NEW YORK-Pennsylvania State University, Vanguard Cellular Systems Inc. and Northern Telecom have launched a campus-wide network that is the basis for a joint effort of at least four years to study digital wireless information technology.

“No one has ever assembled such a diverse team to study the emergence, acceptance and development of wireless information technology,” said Haynes G. Griffin, chairman of Vanguard. “We wanted to create a private wireless network that would be flexible enough to meet the everyday demands of a very large and diverse campus community, yet develop a digital environment that would be of interest to both campus and industry researchers. I believe we have accomplished that goal and look forward to future developments.”

The initial study area, serving Penn State’s main campus in University Park, Penn., covers an area of more than four square miles, and the private network will have the capacity to handle 16,000 calls per hour, said Todd E. Snyder, public relations manager for CellularOne, Harrisburg, Penn. Vanguard, headquartered in Greensboro, N.C., is the parent of CellularOne in central Pennsylvania.

Participants in the $6.5 million project, known as the Vanguard Alliance for the Advancement of Wireless Technologies, said they believe the private wireless digital network it established to be the largest of its kind in the world today.

“This network will bring together many new information technologies that few currently have access to in one location,” said Graham B. Spanier, president of Penn State. “Our next challenge is for our faculty and students to identify new ways of using these powerful new tools to better lives, business and the world we live in. Penn State will become a big lab for real world applications.”

Early next year, faculty and students will be able to participate in the project. Initial services will include voice communications, short text messaging capabilities using cellular phones, wireless electronic mail and Internet access using Cellular Digital Packet Data, and “Cellemetry,” a trademark name for the use of wireless data communications to check on heating, lighting, alarms and other campus-wide systems. Preferential zone billing and rate plan trials also will occur.

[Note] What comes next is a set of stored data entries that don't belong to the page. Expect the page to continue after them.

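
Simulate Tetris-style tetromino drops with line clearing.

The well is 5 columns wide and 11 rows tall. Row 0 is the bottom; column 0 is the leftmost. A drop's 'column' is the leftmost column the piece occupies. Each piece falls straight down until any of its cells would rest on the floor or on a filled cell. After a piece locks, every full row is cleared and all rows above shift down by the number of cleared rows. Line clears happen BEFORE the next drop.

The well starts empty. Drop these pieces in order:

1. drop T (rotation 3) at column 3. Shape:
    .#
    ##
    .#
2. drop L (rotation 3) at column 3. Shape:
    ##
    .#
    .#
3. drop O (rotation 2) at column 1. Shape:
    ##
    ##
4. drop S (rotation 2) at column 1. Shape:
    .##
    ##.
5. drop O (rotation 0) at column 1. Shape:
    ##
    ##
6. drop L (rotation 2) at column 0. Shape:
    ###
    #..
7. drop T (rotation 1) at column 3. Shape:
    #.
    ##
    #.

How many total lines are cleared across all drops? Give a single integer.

Answer: 1

Derivation:
Drop 1: T rot3 at col 3 lands with bottom-row=0; cleared 0 line(s) (total 0); column heights now [0 0 0 2 3], max=3
Drop 2: L rot3 at col 3 lands with bottom-row=3; cleared 0 line(s) (total 0); column heights now [0 0 0 6 6], max=6
Drop 3: O rot2 at col 1 lands with bottom-row=0; cleared 0 line(s) (total 0); column heights now [0 2 2 6 6], max=6
Drop 4: S rot2 at col 1 lands with bottom-row=5; cleared 0 line(s) (total 0); column heights now [0 6 7 7 6], max=7
Drop 5: O rot0 at col 1 lands with bottom-row=7; cleared 0 line(s) (total 0); column heights now [0 9 9 7 6], max=9
Drop 6: L rot2 at col 0 lands with bottom-row=8; cleared 0 line(s) (total 0); column heights now [10 10 10 7 6], max=10
Drop 7: T rot1 at col 3 lands with bottom-row=7; cleared 1 line(s) (total 1); column heights now [9 9 9 9 6], max=9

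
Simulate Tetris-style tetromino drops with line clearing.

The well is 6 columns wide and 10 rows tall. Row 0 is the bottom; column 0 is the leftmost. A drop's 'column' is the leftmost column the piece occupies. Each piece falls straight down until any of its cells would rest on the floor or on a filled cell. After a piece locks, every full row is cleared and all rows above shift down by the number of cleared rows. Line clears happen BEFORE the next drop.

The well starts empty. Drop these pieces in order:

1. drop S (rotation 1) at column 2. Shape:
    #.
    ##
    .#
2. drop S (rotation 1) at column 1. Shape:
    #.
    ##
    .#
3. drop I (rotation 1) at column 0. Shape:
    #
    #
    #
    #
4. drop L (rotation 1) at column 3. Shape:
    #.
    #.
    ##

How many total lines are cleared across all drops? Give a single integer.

Answer: 0

Derivation:
Drop 1: S rot1 at col 2 lands with bottom-row=0; cleared 0 line(s) (total 0); column heights now [0 0 3 2 0 0], max=3
Drop 2: S rot1 at col 1 lands with bottom-row=3; cleared 0 line(s) (total 0); column heights now [0 6 5 2 0 0], max=6
Drop 3: I rot1 at col 0 lands with bottom-row=0; cleared 0 line(s) (total 0); column heights now [4 6 5 2 0 0], max=6
Drop 4: L rot1 at col 3 lands with bottom-row=2; cleared 0 line(s) (total 0); column heights now [4 6 5 5 3 0], max=6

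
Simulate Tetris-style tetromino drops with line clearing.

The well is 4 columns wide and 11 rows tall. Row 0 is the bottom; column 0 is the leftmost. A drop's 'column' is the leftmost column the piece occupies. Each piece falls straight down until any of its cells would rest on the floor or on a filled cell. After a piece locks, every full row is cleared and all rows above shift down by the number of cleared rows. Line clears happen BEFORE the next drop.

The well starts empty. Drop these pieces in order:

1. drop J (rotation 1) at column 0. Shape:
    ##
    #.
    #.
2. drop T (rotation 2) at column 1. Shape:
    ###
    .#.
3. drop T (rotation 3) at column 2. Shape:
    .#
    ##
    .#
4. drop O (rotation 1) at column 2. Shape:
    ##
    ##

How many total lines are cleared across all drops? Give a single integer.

Answer: 0

Derivation:
Drop 1: J rot1 at col 0 lands with bottom-row=0; cleared 0 line(s) (total 0); column heights now [3 3 0 0], max=3
Drop 2: T rot2 at col 1 lands with bottom-row=2; cleared 0 line(s) (total 0); column heights now [3 4 4 4], max=4
Drop 3: T rot3 at col 2 lands with bottom-row=4; cleared 0 line(s) (total 0); column heights now [3 4 6 7], max=7
Drop 4: O rot1 at col 2 lands with bottom-row=7; cleared 0 line(s) (total 0); column heights now [3 4 9 9], max=9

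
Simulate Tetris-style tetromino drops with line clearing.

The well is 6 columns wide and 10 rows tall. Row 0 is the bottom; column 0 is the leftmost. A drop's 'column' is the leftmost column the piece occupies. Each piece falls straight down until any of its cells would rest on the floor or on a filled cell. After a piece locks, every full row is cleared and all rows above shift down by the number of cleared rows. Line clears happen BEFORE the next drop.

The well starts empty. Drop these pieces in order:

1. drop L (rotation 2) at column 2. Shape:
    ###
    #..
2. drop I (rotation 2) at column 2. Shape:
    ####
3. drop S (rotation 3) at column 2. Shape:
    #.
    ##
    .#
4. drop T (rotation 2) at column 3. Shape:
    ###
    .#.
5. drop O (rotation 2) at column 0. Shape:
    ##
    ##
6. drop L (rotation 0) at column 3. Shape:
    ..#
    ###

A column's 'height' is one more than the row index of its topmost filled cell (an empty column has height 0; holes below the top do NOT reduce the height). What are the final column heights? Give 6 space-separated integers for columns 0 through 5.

Answer: 2 2 6 7 7 8

Derivation:
Drop 1: L rot2 at col 2 lands with bottom-row=0; cleared 0 line(s) (total 0); column heights now [0 0 2 2 2 0], max=2
Drop 2: I rot2 at col 2 lands with bottom-row=2; cleared 0 line(s) (total 0); column heights now [0 0 3 3 3 3], max=3
Drop 3: S rot3 at col 2 lands with bottom-row=3; cleared 0 line(s) (total 0); column heights now [0 0 6 5 3 3], max=6
Drop 4: T rot2 at col 3 lands with bottom-row=4; cleared 0 line(s) (total 0); column heights now [0 0 6 6 6 6], max=6
Drop 5: O rot2 at col 0 lands with bottom-row=0; cleared 0 line(s) (total 0); column heights now [2 2 6 6 6 6], max=6
Drop 6: L rot0 at col 3 lands with bottom-row=6; cleared 0 line(s) (total 0); column heights now [2 2 6 7 7 8], max=8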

“The new EFRC 8 bit vocoder is being tested, and we are amazed at how well it is working,” Snyder said.

Over the summer, CellularOne engineers used equipment that Nortel supplied to construct a Time Division Multiple Access, IS-136 digital wireless network comprising five cell sites. The value of the network is approximately $6 million.

CellularOne will donate $100,000 annually to Penn State to promote further research into wireless communications and to fund incremental costs associated with the Alliance. CellularOne will give an additional $25,000 a year to establish and administer a scholarship program. Additionally, CellularOne will provide five summer cooperative education positions each year for the duration of the Alliance.